In My Uncle's House


With Fannie Mae and Freddie Mac in a shaky state, The New York Times reports that the Bush administration is mulling "a plan to have the government take over one or both of the companies and place them in a conservatorship if their problems worsen," or possibly "an explicit government guarantee on the $5 trillion of debt owned or guaranteed by the companies." Philip Klein comments:

When [Freddie Mac was] created in 1970, Fannie and Freddie were granted a relatively modest $2.25 billion line of credit from the government. Though they have never dipped into it, the implicit government backing has allowed them to finance bond purchases at cheap rates. The whole idea was to boost home ownership by spreading risk around so that mortgage lenders were more comfortable issuing loans knowing they would be backed by Fannie and Freddie. Of course, what this translated into was companies issuing loans to people who weren't credit worthy enough, and instead of risk getting spread out, it actually became heavily concentrated into these two companies.

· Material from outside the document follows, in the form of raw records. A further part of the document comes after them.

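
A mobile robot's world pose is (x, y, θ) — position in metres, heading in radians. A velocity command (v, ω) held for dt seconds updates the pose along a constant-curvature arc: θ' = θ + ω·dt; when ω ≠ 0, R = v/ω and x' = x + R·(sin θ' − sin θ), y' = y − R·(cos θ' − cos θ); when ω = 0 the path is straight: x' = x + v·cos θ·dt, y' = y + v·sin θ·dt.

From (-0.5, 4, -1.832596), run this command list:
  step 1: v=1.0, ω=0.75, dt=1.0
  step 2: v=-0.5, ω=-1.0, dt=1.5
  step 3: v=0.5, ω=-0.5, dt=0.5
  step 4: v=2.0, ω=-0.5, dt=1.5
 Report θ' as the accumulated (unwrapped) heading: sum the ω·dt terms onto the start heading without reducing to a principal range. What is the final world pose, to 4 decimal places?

step 1: θ'=-1.0826 (R=1.3333) → pose (-0.3897, 3.0295, -1.0826)
step 2: θ'=-2.5826 (R=0.5000) → pose (-0.2132, 3.6879, -2.5826)
step 3: θ'=-2.8326 (R=-1.0000) → pose (-0.4395, 3.5831, -2.8326)
step 4: θ'=-3.5826 (R=-4.0000) → pose (-3.3633, 3.7763, -3.5826)

(-3.3633, 3.7763, -3.5826)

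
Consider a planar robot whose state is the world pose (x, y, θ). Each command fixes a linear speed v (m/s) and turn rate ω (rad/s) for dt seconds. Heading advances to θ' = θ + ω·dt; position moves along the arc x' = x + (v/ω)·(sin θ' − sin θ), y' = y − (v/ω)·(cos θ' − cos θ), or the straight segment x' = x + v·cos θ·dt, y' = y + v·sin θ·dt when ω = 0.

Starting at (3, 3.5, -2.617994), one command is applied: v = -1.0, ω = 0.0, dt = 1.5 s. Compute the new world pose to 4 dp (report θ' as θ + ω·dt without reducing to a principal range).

(4.2990, 4.2500, -2.6180)

θ' = -2.6180 + 0.0·1.5 = -2.6180
ω = 0 → straight: x' = 3 + -1.0·cos(-2.6180)·1.5 = 4.2990
y' = 3.5 + -1.0·sin(-2.6180)·1.5 = 4.2500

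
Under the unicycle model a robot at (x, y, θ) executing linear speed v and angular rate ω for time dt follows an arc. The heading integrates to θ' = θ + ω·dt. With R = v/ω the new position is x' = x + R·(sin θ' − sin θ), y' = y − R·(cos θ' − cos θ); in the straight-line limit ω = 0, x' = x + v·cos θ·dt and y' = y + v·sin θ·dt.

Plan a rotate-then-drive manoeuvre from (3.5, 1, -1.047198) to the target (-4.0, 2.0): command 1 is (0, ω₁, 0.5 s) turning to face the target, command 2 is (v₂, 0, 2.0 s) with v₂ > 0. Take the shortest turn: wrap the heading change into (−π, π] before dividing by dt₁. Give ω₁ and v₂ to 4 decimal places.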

While neither of these mortgage financiers loan money directly to consumers, they hold the bundled mortgages from the companies that do, and as a result own or back more than half of the nation's $12 trillion in mortgage debt. Nationalizing their debt, on top of the tremendous potential costs involved, would mean the federal government ultimately owning a massive portion of American homes.

John McCain, sadly, has already come out in favor of some kind of bailout for Fannie and Freddie.

Obama, meanwhile, is staying vague. Fannie and Freddie insist that there's no crisis. And—oh, yeah—the feds just took over a teetering Pasadena-based bank.